Yep, it's true you CAN make vegan wings! Our Cauliflower Buffalo Wings recipe also includes a scrumptious non-dairy cashew ranch dip. Yum-o!
Eating healthy doesn't mean you have to give up your favorite foods – sometimes you can even give them an upgrade. Oh my goodness, we adore these Cauliflower Buffalo Wings! All the great flavors of wings, but with zero guilt. These are lower in calories but definitely not on flavor.
We've used the classic buffalo sauce and even “battered” the cauliflower with an easy, gluten-free mix of garbanzo bean flour and water. That's right – this recipe is gluten-free AND vegan. So load up your plate and get ready to watch some football with your “wings” in hand.
These recipes are part of one of our very FAVE products, Fresh Forward. We created Fresh Forward to be a follow-up to our Fresh Start 21-Day meal plan in response to the request for more healthy recipes. The recipes are 100% vegetarian (and mostly vegan), loaded with veggies, and rawkin' flavors. Seriously, every single one is absolutely delicious. We included recipes for green smoothies, snacks (cookie dough balls!), appetizers (sweet potato nachos!), entrees (tostadas!), and even dessert (key lime pudding!).

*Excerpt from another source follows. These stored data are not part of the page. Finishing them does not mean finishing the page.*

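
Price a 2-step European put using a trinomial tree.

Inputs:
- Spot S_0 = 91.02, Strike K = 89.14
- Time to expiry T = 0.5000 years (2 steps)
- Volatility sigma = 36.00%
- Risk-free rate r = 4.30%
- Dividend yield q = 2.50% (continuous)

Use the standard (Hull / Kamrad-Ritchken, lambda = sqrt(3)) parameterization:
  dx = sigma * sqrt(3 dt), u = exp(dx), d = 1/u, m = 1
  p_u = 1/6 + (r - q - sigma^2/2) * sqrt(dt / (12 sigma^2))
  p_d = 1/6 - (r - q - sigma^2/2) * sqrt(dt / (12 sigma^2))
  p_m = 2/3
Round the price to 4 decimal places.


Answer: Price = V(0,0) = 6.8024

Derivation:
dt = T/N = 0.250000; dx = sigma*sqrt(3*dt) = 0.311769
u = exp(dx) = 1.365839; d = 1/u = 0.732151
p_u = 0.147903, p_m = 0.666667, p_d = 0.185431
Discount per step: exp(-r*dt) = 0.989308
Stock lattice S(k, j) with j the centered position index:
  k=0: S(0,+0) = 91.0200
  k=1: S(1,-1) = 66.6403; S(1,+0) = 91.0200; S(1,+1) = 124.3187
  k=2: S(2,-2) = 48.7908; S(2,-1) = 66.6403; S(2,+0) = 91.0200; S(2,+1) = 124.3187; S(2,+2) = 169.7994
Terminal payoffs V(N, j) = max(K - S_T, 0):
  V(2,-2) = 40.349239; V(2,-1) = 22.499659; V(2,+0) = 0.000000; V(2,+1) = 0.000000; V(2,+2) = 0.000000
Backward induction: V(k, j) = exp(-r*dt) * [p_u * V(k+1, j+1) + p_m * V(k+1, j) + p_d * V(k+1, j-1)]
  V(1,-1) = exp(-r*dt) * [p_u*0.000000 + p_m*22.499659 + p_d*40.349239] = 22.241370
  V(1,+0) = exp(-r*dt) * [p_u*0.000000 + p_m*0.000000 + p_d*22.499659] = 4.127514
  V(1,+1) = exp(-r*dt) * [p_u*0.000000 + p_m*0.000000 + p_d*0.000000] = 0.000000
  V(0,+0) = exp(-r*dt) * [p_u*0.000000 + p_m*4.127514 + p_d*22.241370] = 6.802385


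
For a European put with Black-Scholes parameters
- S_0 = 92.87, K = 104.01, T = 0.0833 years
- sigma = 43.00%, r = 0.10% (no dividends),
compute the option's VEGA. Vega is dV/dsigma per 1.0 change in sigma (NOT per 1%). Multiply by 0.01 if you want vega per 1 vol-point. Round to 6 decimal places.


d1 = -0.8500994327; d2 = -0.9742049121
phi(d1) = 0.2779613911; exp(-qT) = 1.0000000000; exp(-rT) = 0.9999167035
Vega = S * exp(-qT) * phi(d1) * sqrt(T) = 92.8700 * 1.0000000000 * 0.2779613911 * 0.2886173938 = 7.450449

Answer: Vega = 7.450449


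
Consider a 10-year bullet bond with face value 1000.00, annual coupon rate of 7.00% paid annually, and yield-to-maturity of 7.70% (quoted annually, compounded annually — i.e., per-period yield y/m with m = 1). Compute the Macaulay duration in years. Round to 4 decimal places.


Answer: Macaulay duration = 7.4472 years

Derivation:
Coupon per period c = face * coupon_rate / m = 70.000000
Periods per year m = 1; per-period yield y/m = 0.077000
Number of cashflows N = 10
Cashflows (t years, CF_t, discount factor 1/(1+y/m)^(m*t), PV):
  t = 1.0000: CF_t = 70.000000, DF = 0.928505, PV = 64.995357
  t = 2.0000: CF_t = 70.000000, DF = 0.862122, PV = 60.348521
  t = 3.0000: CF_t = 70.000000, DF = 0.800484, PV = 56.033910
  t = 4.0000: CF_t = 70.000000, DF = 0.743254, PV = 52.027772
  t = 5.0000: CF_t = 70.000000, DF = 0.690115, PV = 48.308052
  t = 6.0000: CF_t = 70.000000, DF = 0.640775, PV = 44.854273
  t = 7.0000: CF_t = 70.000000, DF = 0.594963, PV = 41.647421
  t = 8.0000: CF_t = 70.000000, DF = 0.552426, PV = 38.669843
  t = 9.0000: CF_t = 70.000000, DF = 0.512931, PV = 35.905147
  t = 10.0000: CF_t = 1070.000000, DF = 0.476259, PV = 509.596862
Price P = sum_t PV_t = 952.387159
Macaulay numerator sum_t t * PV_t:
  t * PV_t at t = 1.0000: 64.995357
  t * PV_t at t = 2.0000: 120.697043
  t * PV_t at t = 3.0000: 168.101731
  t * PV_t at t = 4.0000: 208.111087
  t * PV_t at t = 5.0000: 241.540259
  t * PV_t at t = 6.0000: 269.125637
  t * PV_t at t = 7.0000: 291.531950
  t * PV_t at t = 8.0000: 309.358747
  t * PV_t at t = 9.0000: 323.146324
  t * PV_t at t = 10.0000: 5095.968616
Macaulay duration D = (sum_t t * PV_t) / P = 7092.576751 / 952.387159 = 7.447157


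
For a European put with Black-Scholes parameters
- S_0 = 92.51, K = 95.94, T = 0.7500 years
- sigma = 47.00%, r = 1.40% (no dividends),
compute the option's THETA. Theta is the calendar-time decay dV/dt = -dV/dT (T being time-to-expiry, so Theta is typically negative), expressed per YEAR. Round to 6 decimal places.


Answer: Theta = -9.112612

Derivation:
d1 = 0.1398692465; d2 = -0.2671626933
phi(d1) = 0.3950589691; exp(-qT) = 1.0000000000; exp(-rT) = 0.9895549326
Theta = -S*exp(-qT)*phi(d1)*sigma/(2*sqrt(T)) + r*K*exp(-rT)*N(-d2) - q*S*exp(-qT)*N(-d1)
N(-d1) = 0.4443816501; N(-d2) = 0.6053280506; sqrt(T) = 0.8660254038
Term 1 = -92.5100 * 1.0000000000 * 0.3950589691 * 0.4700 / (2 * 0.8660254038) = -9.9171718193
Term 2 = 0.0140 * 95.9400 * 0.9895549326 * 0.6053280506 = 0.8045600371
Term 3 = 0 (no dividend yield, q = 0)
Theta = -9.9171718193 + (0.8045600371) + (0.0000000000) = -9.112612


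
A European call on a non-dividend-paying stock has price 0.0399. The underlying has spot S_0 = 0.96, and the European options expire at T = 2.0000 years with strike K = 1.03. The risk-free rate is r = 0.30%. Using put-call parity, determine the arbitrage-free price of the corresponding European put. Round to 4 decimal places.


Answer: Put price = 0.1037

Derivation:
Put-call parity: C - P = S_0 * exp(-qT) - K * exp(-rT).
S_0 * exp(-qT) = 0.9600 * 1.00000000 = 0.96000000
K * exp(-rT) = 1.0300 * 0.99401796 = 1.02383850
P = C - S*exp(-qT) + K*exp(-rT)
P = 0.0399 - 0.96000000 + 1.02383850 = 0.1037


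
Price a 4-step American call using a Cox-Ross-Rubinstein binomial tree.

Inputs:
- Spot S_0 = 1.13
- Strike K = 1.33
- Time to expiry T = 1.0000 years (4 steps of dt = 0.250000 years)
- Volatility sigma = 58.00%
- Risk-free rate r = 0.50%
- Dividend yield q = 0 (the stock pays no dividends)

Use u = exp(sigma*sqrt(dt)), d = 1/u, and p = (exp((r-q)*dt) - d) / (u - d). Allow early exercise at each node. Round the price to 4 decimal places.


Answer: Price = V(0,0) = 0.2017

Derivation:
dt = T/N = 0.250000
u = exp(sigma*sqrt(dt)) = 1.336427; d = 1/u = 0.748264
p = (exp((r-q)*dt) - d) / (u - d) = 0.430130
Discount per step: exp(-r*dt) = 0.998751
Stock lattice S(k, i) with i counting down-moves:
  k=0: S(0,0) = 1.1300
  k=1: S(1,0) = 1.5102; S(1,1) = 0.8455
  k=2: S(2,0) = 2.0182; S(2,1) = 1.1300; S(2,2) = 0.6327
  k=3: S(3,0) = 2.6972; S(3,1) = 1.5102; S(3,2) = 0.8455; S(3,3) = 0.4734
  k=4: S(4,0) = 3.6046; S(4,1) = 2.0182; S(4,2) = 1.1300; S(4,3) = 0.6327; S(4,4) = 0.3542
Terminal payoffs V(N, i) = max(S_T - K, 0):
  V(4,0) = 2.274625; V(4,1) = 0.688223; V(4,2) = 0.000000; V(4,3) = 0.000000; V(4,4) = 0.000000
Backward induction: V(k, i) = exp(-r*dt) * [p * V(k+1, i) + (1-p) * V(k+1, i+1)]; then take max(V_cont, immediate exercise) for American.
  V(3,0) = exp(-r*dt) * [p*2.274625 + (1-p)*0.688223] = 1.368871; exercise = 1.367209; V(3,0) = max -> 1.368871
  V(3,1) = exp(-r*dt) * [p*0.688223 + (1-p)*0.000000] = 0.295656; exercise = 0.180163; V(3,1) = max -> 0.295656
  V(3,2) = exp(-r*dt) * [p*0.000000 + (1-p)*0.000000] = 0.000000; exercise = 0.000000; V(3,2) = max -> 0.000000
  V(3,3) = exp(-r*dt) * [p*0.000000 + (1-p)*0.000000] = 0.000000; exercise = 0.000000; V(3,3) = max -> 0.000000
  V(2,0) = exp(-r*dt) * [p*1.368871 + (1-p)*0.295656] = 0.756332; exercise = 0.688223; V(2,0) = max -> 0.756332
  V(2,1) = exp(-r*dt) * [p*0.295656 + (1-p)*0.000000] = 0.127012; exercise = 0.000000; V(2,1) = max -> 0.127012
  V(2,2) = exp(-r*dt) * [p*0.000000 + (1-p)*0.000000] = 0.000000; exercise = 0.000000; V(2,2) = max -> 0.000000
  V(1,0) = exp(-r*dt) * [p*0.756332 + (1-p)*0.127012] = 0.397205; exercise = 0.180163; V(1,0) = max -> 0.397205
  V(1,1) = exp(-r*dt) * [p*0.127012 + (1-p)*0.000000] = 0.054563; exercise = 0.000000; V(1,1) = max -> 0.054563
  V(0,0) = exp(-r*dt) * [p*0.397205 + (1-p)*0.054563] = 0.201692; exercise = 0.000000; V(0,0) = max -> 0.201692


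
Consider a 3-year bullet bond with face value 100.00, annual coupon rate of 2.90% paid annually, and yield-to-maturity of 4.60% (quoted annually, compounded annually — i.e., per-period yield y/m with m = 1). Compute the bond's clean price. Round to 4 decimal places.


Answer: Price = 95.3356

Derivation:
Coupon per period c = face * coupon_rate / m = 2.900000
Periods per year m = 1; per-period yield y/m = 0.046000
Number of cashflows N = 3
Cashflows (t years, CF_t, discount factor 1/(1+y/m)^(m*t), PV):
  t = 1.0000: CF_t = 2.900000, DF = 0.956023, PV = 2.772467
  t = 2.0000: CF_t = 2.900000, DF = 0.913980, PV = 2.650542
  t = 3.0000: CF_t = 102.900000, DF = 0.873786, PV = 89.912551
Price P = sum_t PV_t = 95.335559


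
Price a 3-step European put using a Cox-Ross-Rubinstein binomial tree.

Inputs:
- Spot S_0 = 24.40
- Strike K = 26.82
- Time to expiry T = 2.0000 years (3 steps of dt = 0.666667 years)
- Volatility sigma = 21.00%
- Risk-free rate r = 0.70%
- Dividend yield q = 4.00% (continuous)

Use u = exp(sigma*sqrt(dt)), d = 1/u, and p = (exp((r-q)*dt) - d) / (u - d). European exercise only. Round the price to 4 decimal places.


Answer: Price = V(0,0) = 5.3644

Derivation:
dt = T/N = 0.666667
u = exp(sigma*sqrt(dt)) = 1.187042; d = 1/u = 0.842430
p = (exp((r-q)*dt) - d) / (u - d) = 0.394096
Discount per step: exp(-r*dt) = 0.995344
Stock lattice S(k, i) with i counting down-moves:
  k=0: S(0,0) = 24.4000
  k=1: S(1,0) = 28.9638; S(1,1) = 20.5553
  k=2: S(2,0) = 34.3813; S(2,1) = 24.4000; S(2,2) = 17.3164
  k=3: S(3,0) = 40.8120; S(3,1) = 28.9638; S(3,2) = 20.5553; S(3,3) = 14.5879
Terminal payoffs V(N, i) = max(K - S_T, 0):
  V(3,0) = 0.000000; V(3,1) = 0.000000; V(3,2) = 6.264699; V(3,3) = 12.232131
Backward induction: V(k, i) = exp(-r*dt) * [p * V(k+1, i) + (1-p) * V(k+1, i+1)].
  V(2,0) = exp(-r*dt) * [p*0.000000 + (1-p)*0.000000] = 0.000000
  V(2,1) = exp(-r*dt) * [p*0.000000 + (1-p)*6.264699] = 3.778136
  V(2,2) = exp(-r*dt) * [p*6.264699 + (1-p)*12.232131] = 9.834391
  V(1,0) = exp(-r*dt) * [p*0.000000 + (1-p)*3.778136] = 2.278530
  V(1,1) = exp(-r*dt) * [p*3.778136 + (1-p)*9.834391] = 7.412972
  V(0,0) = exp(-r*dt) * [p*2.278530 + (1-p)*7.412972] = 5.364418


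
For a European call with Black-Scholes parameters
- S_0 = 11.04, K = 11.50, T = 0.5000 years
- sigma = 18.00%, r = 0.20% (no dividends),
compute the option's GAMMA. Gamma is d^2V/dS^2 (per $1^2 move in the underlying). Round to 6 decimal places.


Answer: Gamma = 0.275230

Derivation:
d1 = -0.2492315271; d2 = -0.3765107477
phi(d1) = 0.3867422957; exp(-qT) = 1.0000000000; exp(-rT) = 0.9990004998
Gamma = exp(-qT) * phi(d1) / (S * sigma * sqrt(T)) = 1.0000000000 * 0.3867422957 / (11.0400 * 0.1800 * 0.7071067812) = 0.275230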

If you want to check out Fresh Forward (and we know you do!) click here.
p.s. If you're already a fan of Fresh Forward or if you felt inspired to get it and cook your way through the recipes, we'd love to hear your story! Click here to share your experiences with us.
Cauliflower Buffalo Wings
- 1 pieces medium head cauliflower chopped into bite-size
- 1/2 cup garbanzo bean flour
- 1/2 cup water
- 1 teaspoon garlic powder
- 1/2 teaspoon salt
- 1 teaspoon melted coconut oil*
- 2/3 cup Frank's hot sauce**
- Celery and carrot sticks for serving
- Cashew Ranch Dipping Sauce (recipe follows)
1) Preheat oven to 450ºLine a rimmed baking sheet with parchment paper or lightly grease.
2) In a large mixing bowl, combine flour, water, garlic powder, and salt. Whisk until smooth and well-combined.
3) Place cauliflower pieces into the batter and make sure each piece is well-coated, and arrange the pieces on the prepared baking sheet.
4) Bake for 15 minutes. Halfway through baking, turn cauliflower over for even baking.
5) While cauliflower is baking, stir melted coconut oil (or butter) and hot sauce together in another large bowl. When cauliflower is done, transfer to the bowl with the sauce and toss well to coat each piece with the sauce. Place the coated cauliflower back on the baking sheet and bake for an additional 20-25 minutes. Allow to cool slightly before serving.
6) Serve the cauliflower with the veggie sticks and Cashew Ranch Dipping Sauce.
*Butter or ghee can be substituted for the melted coconut oil
**Can sub another hot sauce of choice that—preferably preservative free (with chiles, vinegar, salt, etc.).
Cashew Ranch Dipping Sauce
- 1/2 cup raw cashews
- 2 tbsp fresh lemon juice plus 2 teaspoons, divided
- 1/4 cup water
- Sea salt and black pepper to taste
- 1/2 tsp dried dill
- 1/4 tsp garlic powder
- Pinch paprika
1) Place cashews in a medium bowl. Squeeze 2 tablespoons lemon juice over the top. Add enough water to cover by a few inches. Let soak 1-4 hours. Drain and rinse well.
2) Place the soaked cashews, the remaining 2 teaspoons lemon juice, 1/4 cup fresh water, a good pinch of sea salt, pepper, dill, garlic, and paprika in a food processor. Process until smooth and creamy. Stop and scrape down sides as needed. Taste and add more salt or lemon juice, if needed. Store in refrigerator until ready to use.